Un informe de la consultora Sicchar, basado en el análisis de más de 254 millones de interacciones digitales entre marzo de 2025 y abril de 2026, revela un cambio significativo en la conversación pública sobre corrupción en la provincia de Córdoba. Según el estudio titulado “La corrupción cambió de lado – Redes sociales – Córdoba”, el debate dejó de estar centrado exclusivamente en figuras políticas del pasado y comenzó a reorganizarse en torno a actores del oficialismo actual.
El trabajo identifica que Manuel Adorni, jefe de Gabinete, emerge como el principal foco narrativo en redes sociales, concentrando menciones y desplazando a protagonistas históricos del discurso anticorrupción. En abril de 2026 se produjo una inflexión clara: las menciones asociadas a corrupción vinculadas a Cristina Fernández de Kirchner cayeron significativamente, mientras que las referidas a Javier Milei y Adorni aumentaron.
La centralidad de Adorni no surge de un único episodio, sino de la acumulación de temas como propiedades no declaradas, gastos en viajes internacionales y uso de recursos oficiales, que se repiten en el flujo de publicaciones y consolidan una narrativa persistente. Un dato relevante es que este proceso fue impulsado principalmente por la dinámica de las redes y no por la agenda mediática tradicional: en abril de 2026, el volumen de menciones de usuarios sobre corrupción superó al de los medios.
El informe también registra una transformación en el lenguaje del debate. Palabras como “chorra”, “ladrona” o “presa”, históricamente asociadas al kirchnerismo, muestran una caída sostenida, mientras ganan lugar términos vinculados a viajes, gastos y patrimonio del oficialismo actual. Según el estudio, “el vocabulario acusatorio cambió de destino”, reflejando un desplazamiento no solo de actores, sino también de significados dentro del discurso político.

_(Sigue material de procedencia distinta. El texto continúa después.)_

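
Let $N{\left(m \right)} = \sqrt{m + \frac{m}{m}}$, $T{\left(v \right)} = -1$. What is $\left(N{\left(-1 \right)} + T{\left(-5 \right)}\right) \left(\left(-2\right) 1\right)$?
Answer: $2$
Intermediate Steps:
$N{\left(m \right)} = \sqrt{1 + m}$ ($N{\left(m \right)} = \sqrt{m + 1} = \sqrt{1 + m}$)
$\left(N{\left(-1 \right)} + T{\left(-5 \right)}\right) \left(\left(-2\right) 1\right) = \left(\sqrt{1 - 1} - 1\right) \left(\left(-2\right) 1\right) = \left(\sqrt{0} - 1\right) \left(-2\right) = \left(0 - 1\right) \left(-2\right) = \left(-1\right) \left(-2\right) = 2$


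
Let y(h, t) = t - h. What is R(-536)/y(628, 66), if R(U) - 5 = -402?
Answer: 397/562 ≈ 0.70641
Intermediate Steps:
R(U) = -397 (R(U) = 5 - 402 = -397)
R(-536)/y(628, 66) = -397/(66 - 1*628) = -397/(66 - 628) = -397/(-562) = -397*(-1/562) = 397/562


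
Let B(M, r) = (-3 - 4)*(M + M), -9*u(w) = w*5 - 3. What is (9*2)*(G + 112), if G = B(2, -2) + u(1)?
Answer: 1508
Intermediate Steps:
u(w) = ⅓ - 5*w/9 (u(w) = -(w*5 - 3)/9 = -(5*w - 3)/9 = -(-3 + 5*w)/9 = ⅓ - 5*w/9)
B(M, r) = -14*M
G = -254/9 (G = -14*2 + (⅓ - 5/9*1) = -28 + (⅓ - 5/9) = -28 - 2/9 = -254/9 ≈ -28.222)
(9*2)*(G + 112) = (9*2)*(-254/9 + 112) = 18*(754/9) = 1508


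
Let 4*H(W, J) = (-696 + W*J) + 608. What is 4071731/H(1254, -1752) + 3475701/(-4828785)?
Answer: -7190208589303/884108684030 ≈ -8.1327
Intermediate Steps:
H(W, J) = -22 + J*W/4 (H(W, J) = ((-696 + W*J) + 608)/4 = ((-696 + J*W) + 608)/4 = (-88 + J*W)/4 = -22 + J*W/4)
4071731/H(1254, -1752) + 3475701/(-4828785) = 4071731/(-22 + (1/4)*(-1752)*1254) + 3475701/(-4828785) = 4071731/(-22 - 549252) + 3475701*(-1/4828785) = 4071731/(-549274) - 1158567/1609595 = 4071731*(-1/549274) - 1158567/1609595 = -4071731/549274 - 1158567/1609595 = -7190208589303/884108684030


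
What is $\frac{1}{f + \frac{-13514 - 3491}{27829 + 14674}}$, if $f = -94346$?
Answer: $- \frac{2237}{211052897} \approx -1.0599 \cdot 10^{-5}$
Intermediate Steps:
$\frac{1}{f + \frac{-13514 - 3491}{27829 + 14674}} = \frac{1}{-94346 + \frac{-13514 - 3491}{27829 + 14674}} = \frac{1}{-94346 - \frac{17005}{42503}} = \frac{1}{-94346 - \frac{895}{2237}} = \frac{1}{- \frac{211052897}{2237}} = - \frac{2237}{211052897}$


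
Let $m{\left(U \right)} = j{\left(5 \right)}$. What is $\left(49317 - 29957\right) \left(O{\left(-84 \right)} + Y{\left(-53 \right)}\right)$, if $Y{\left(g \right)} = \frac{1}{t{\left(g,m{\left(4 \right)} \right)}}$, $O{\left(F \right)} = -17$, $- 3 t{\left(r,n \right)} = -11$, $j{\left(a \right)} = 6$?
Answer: $-323840$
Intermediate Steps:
$m{\left(U \right)} = 6$
$t{\left(r,n \right)} = \frac{11}{3}$ ($t{\left(r,n \right)} = \left(- \frac{1}{3}\right) \left(-11\right) = \frac{11}{3}$)
$Y{\left(g \right)} = \frac{3}{11}$ ($Y{\left(g \right)} = \frac{1}{\frac{11}{3}} = \frac{3}{11}$)
$\left(49317 - 29957\right) \left(O{\left(-84 \right)} + Y{\left(-53 \right)}\right) = \left(49317 - 29957\right) \left(-17 + \frac{3}{11}\right) = 19360 \left(- \frac{184}{11}\right) = -323840$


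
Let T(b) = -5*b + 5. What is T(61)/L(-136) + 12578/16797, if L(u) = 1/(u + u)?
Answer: 1370647778/16797 ≈ 81601.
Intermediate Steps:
L(u) = 1/(2*u)
T(b) = 5 - 5*b
T(61)/L(-136) + 12578/16797 = (5 - 5*61)/(((½)/(-136))) + 12578/16797 = (5 - 305)/(((½)*(-1/136))) + 12578*(1/16797) = -300/(-1/272) + 12578/16797 = -300*(-272) + 12578/16797 = 81600 + 12578/16797 = 1370647778/16797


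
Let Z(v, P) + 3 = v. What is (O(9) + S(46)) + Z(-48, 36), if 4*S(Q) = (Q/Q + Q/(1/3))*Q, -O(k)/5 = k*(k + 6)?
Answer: 1745/2 ≈ 872.50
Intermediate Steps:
Z(v, P) = -3 + v
O(k) = -5*k*(6 + k) (O(k) = -5*k*(k + 6) = -5*k*(6 + k))
S(Q) = Q*(1 + 3*Q)/4 (S(Q) = ((Q/Q + Q/(1/3))*Q)/4 = ((1 + Q/(1/3))*Q)/4 = ((1 + Q*3)*Q)/4 = ((1 + 3*Q)*Q)/4 = (Q*(1 + 3*Q))/4 = Q*(1 + 3*Q)/4)
(O(9) + S(46)) + Z(-48, 36) = (-5*9*(6 + 9) + (1/4)*46*(1 + 3*46)) + (-3 - 48) = (-5*9*15 + (1/4)*46*(1 + 138)) - 51 = (-675 + (1/4)*46*139) - 51 = (-675 + 3197/2) - 51 = 1847/2 - 51 = 1745/2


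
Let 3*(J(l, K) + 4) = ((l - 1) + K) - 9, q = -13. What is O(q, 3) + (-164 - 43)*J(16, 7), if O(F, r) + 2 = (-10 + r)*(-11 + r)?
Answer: -15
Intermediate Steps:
O(F, r) = -2 + (-11 + r)*(-10 + r) (O(F, r) = -2 + (-10 + r)*(-11 + r) = -2 + (-11 + r)*(-10 + r))
J(l, K) = -22/3 + K/3 + l/3 (J(l, K) = -4 + (((l - 1) + K) - 9)/3 = -4 + (((-1 + l) + K) - 9)/3 = -4 + ((-1 + K + l) - 9)/3 = -4 + (-10 + K + l)/3 = -4 + (-10/3 + K/3 + l/3) = -22/3 + K/3 + l/3)
O(q, 3) + (-164 - 43)*J(16, 7) = (108 + 3² - 21*3) + (-164 - 43)*(-22/3 + (⅓)*7 + (⅓)*16) = (108 + 9 - 63) - 207*(-22/3 + 7/3 + 16/3) = 54 - 207*⅓ = 54 - 69 = -15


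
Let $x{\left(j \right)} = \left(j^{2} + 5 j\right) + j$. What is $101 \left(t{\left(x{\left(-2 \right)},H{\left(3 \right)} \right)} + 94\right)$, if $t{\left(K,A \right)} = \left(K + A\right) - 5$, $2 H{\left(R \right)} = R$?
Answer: $\frac{16665}{2} \approx 8332.5$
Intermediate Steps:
$H{\left(R \right)} = \frac{R}{2}$
$x{\left(j \right)} = j^{2} + 6 j$
$t{\left(K,A \right)} = -5 + A + K$ ($t{\left(K,A \right)} = \left(A + K\right) - 5 = -5 + A + K$)
$101 \left(t{\left(x{\left(-2 \right)},H{\left(3 \right)} \right)} + 94\right) = 101 \left(\left(-5 + \frac{1}{2} \cdot 3 - 2 \left(6 - 2\right)\right) + 94\right) = 101 \left(\left(-5 + \frac{3}{2} - 8\right) + 94\right) = 101 \left(- \frac{23}{2} + 94\right) = 101 \cdot \frac{165}{2} = \frac{16665}{2}$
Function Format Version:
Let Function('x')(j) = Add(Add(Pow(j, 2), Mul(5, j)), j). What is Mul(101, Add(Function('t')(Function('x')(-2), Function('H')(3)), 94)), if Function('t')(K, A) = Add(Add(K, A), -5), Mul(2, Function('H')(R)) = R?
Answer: Rational(16665, 2) ≈ 8332.5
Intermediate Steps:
Function('H')(R) = Mul(Rational(1, 2), R)
Function('x')(j) = Add(Pow(j, 2), Mul(6, j))
Function('t')(K, A) = Add(-5, A, K) (Function('t')(K, A) = Add(Add(A, K), -5) = Add(-5, A, K))
Mul(101, Add(Function('t')(Function('x')(-2), Function('H')(3)), 94)) = Mul(101, Add(Add(-5, Mul(Rational(1, 2), 3), Mul(-2, Add(6, -2))), 94)) = Mul(101, Add(Add(-5, Rational(3, 2), Mul(-2, 4)), 94)) = Mul(101, Add(Add(-5, Rational(3, 2), -8), 94)) = Mul(101, Add(Rational(-23, 2), 94)) = Mul(101, Rational(165, 2)) = Rational(16665, 2)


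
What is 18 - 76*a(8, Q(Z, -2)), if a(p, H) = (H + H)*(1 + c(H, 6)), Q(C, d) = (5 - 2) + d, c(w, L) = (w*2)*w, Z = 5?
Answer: -438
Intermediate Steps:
c(w, L) = 2*w² (c(w, L) = (2*w)*w = 2*w²)
Q(C, d) = 3 + d
a(p, H) = 2*H*(1 + 2*H²) (a(p, H) = (H + H)*(1 + 2*H²) = (2*H)*(1 + 2*H²) = 2*H*(1 + 2*H²))
18 - 76*a(8, Q(Z, -2)) = 18 - 76*(2*(3 - 2) + 4*(3 - 2)³) = 18 - 76*(2*1 + 4*1³) = 18 - 76*(2 + 4*1) = 18 - 76*(2 + 4) = 18 - 76*6 = 18 - 456 = -438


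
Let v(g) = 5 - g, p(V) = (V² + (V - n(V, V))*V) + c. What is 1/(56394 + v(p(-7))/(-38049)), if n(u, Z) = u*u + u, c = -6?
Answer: 12683/715245229 ≈ 1.7732e-5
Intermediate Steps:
n(u, Z) = u + u² (n(u, Z) = u² + u = u + u²)
p(V) = -6 + V² + V*(V - V*(1 + V)) (p(V) = (V² + (V - V*(1 + V))*V) - 6 = (V² + V*(V - V*(1 + V))) - 6 = -6 + V² + V*(V - V*(1 + V)))
1/(56394 + v(p(-7))/(-38049)) = 1/(56394 + (5 - (-6 + (-7)² - 1*(-7)³))/(-38049)) = 1/(56394 + (5 - (-6 + 49 - 1*(-343)))*(-1/38049)) = 1/(56394 + (5 - (-6 + 49 + 343))*(-1/38049)) = 1/(56394 + (5 - 1*386)*(-1/38049)) = 1/(56394 + (5 - 386)*(-1/38049)) = 1/(56394 - 381*(-1/38049)) = 1/(56394 + 127/12683) = 1/(715245229/12683) = 12683/715245229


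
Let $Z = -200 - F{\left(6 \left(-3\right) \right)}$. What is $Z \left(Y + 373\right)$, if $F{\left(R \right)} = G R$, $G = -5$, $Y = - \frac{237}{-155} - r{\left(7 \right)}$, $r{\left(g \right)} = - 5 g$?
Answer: $- \frac{3681666}{31} \approx -1.1876 \cdot 10^{5}$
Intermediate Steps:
$Y = \frac{5662}{155}$ ($Y = - \frac{237}{-155} - \left(-5\right) 7 = \left(-237\right) \left(- \frac{1}{155}\right) - -35 = \frac{237}{155} + 35 = \frac{5662}{155} \approx 36.529$)
$F{\left(R \right)} = - 5 R$
$Z = -290$ ($Z = -200 - - 5 \cdot 6 \left(-3\right) = -200 - \left(-5\right) \left(-18\right) = -200 - 90 = -290$)
$Z \left(Y + 373\right) = - 290 \left(\frac{5662}{155} + 373\right) = \left(-290\right) \frac{63477}{155} = - \frac{3681666}{31}$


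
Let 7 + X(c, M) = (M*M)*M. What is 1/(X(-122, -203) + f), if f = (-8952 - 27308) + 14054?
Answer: -1/8387640 ≈ -1.1922e-7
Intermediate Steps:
f = -22206 (f = -36260 + 14054 = -22206)
X(c, M) = -7 + M**3 (X(c, M) = -7 + (M*M)*M = -7 + M**2*M = -7 + M**3)
1/(X(-122, -203) + f) = 1/((-7 + (-203)**3) - 22206) = 1/((-7 - 8365427) - 22206) = 1/(-8365434 - 22206) = 1/(-8387640) = -1/8387640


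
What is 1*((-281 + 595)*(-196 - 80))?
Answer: -86664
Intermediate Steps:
1*((-281 + 595)*(-196 - 80)) = 1*(314*(-276)) = 1*(-86664) = -86664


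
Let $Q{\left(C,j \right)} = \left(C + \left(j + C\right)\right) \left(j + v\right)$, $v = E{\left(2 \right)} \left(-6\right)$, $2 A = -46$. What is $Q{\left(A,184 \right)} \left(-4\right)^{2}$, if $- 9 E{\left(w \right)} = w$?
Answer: $409216$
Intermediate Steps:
$A = -23$ ($A = \frac{1}{2} \left(-46\right) = -23$)
$E{\left(w \right)} = - \frac{w}{9}$
$v = \frac{4}{3}$ ($v = \left(- \frac{1}{9}\right) 2 \left(-6\right) = \left(- \frac{2}{9}\right) \left(-6\right) = \frac{4}{3} \approx 1.3333$)
$Q{\left(C,j \right)} = \left(\frac{4}{3} + j\right) \left(j + 2 C\right)$ ($Q{\left(C,j \right)} = \left(C + \left(j + C\right)\right) \left(j + \frac{4}{3}\right) = \left(C + \left(C + j\right)\right) \left(\frac{4}{3} + j\right) = \left(j + 2 C\right) \left(\frac{4}{3} + j\right) = \left(\frac{4}{3} + j\right) \left(j + 2 C\right)$)
$Q{\left(A,184 \right)} \left(-4\right)^{2} = \left(184^{2} + \frac{4}{3} \cdot 184 + \frac{8}{3} \left(-23\right) + 2 \left(-23\right) 184\right) \left(-4\right)^{2} = \left(33856 + \frac{736}{3} - \frac{184}{3} - 8464\right) 16 = 25576 \cdot 16 = 409216$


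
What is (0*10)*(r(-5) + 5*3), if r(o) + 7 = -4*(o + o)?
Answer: 0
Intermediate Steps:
r(o) = -7 - 8*o (r(o) = -7 - 4*(o + o) = -7 - 8*o)
(0*10)*(r(-5) + 5*3) = (0*10)*((-7 - 8*(-5)) + 5*3) = 0*((-7 + 40) + 15) = 0*(33 + 15) = 0*48 = 0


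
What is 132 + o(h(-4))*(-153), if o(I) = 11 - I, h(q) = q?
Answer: -2163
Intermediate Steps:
132 + o(h(-4))*(-153) = 132 + (11 - 1*(-4))*(-153) = 132 + (11 + 4)*(-153) = 132 + 15*(-153) = 132 - 2295 = -2163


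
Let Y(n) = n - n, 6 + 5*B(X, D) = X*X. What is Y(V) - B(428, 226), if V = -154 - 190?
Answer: -183178/5 ≈ -36636.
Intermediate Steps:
V = -344
B(X, D) = -6/5 + X²/5 (B(X, D) = -6/5 + (X*X)/5 = -6/5 + X²/5)
Y(n) = 0
Y(V) - B(428, 226) = 0 - (-6/5 + (⅕)*428²) = 0 - (-6/5 + (⅕)*183184) = 0 - (-6/5 + 183184/5) = 0 - 1*183178/5 = 0 - 183178/5 = -183178/5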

Este corrimiento impacta directamente en el núcleo del relato oficialista. La promesa de ruptura con la “casta” funcionó como eje identitario del mileísmo, pero el análisis advierte que los propios usuarios comienzan a asociar a figuras del Gobierno con ese mismo marco discursivo, lo que introduce una tensión estructural hacia adelante. Si esa resignificación se consolida, podría redefinir el posicionamiento político del oficialismo en futuros escenarios electorales.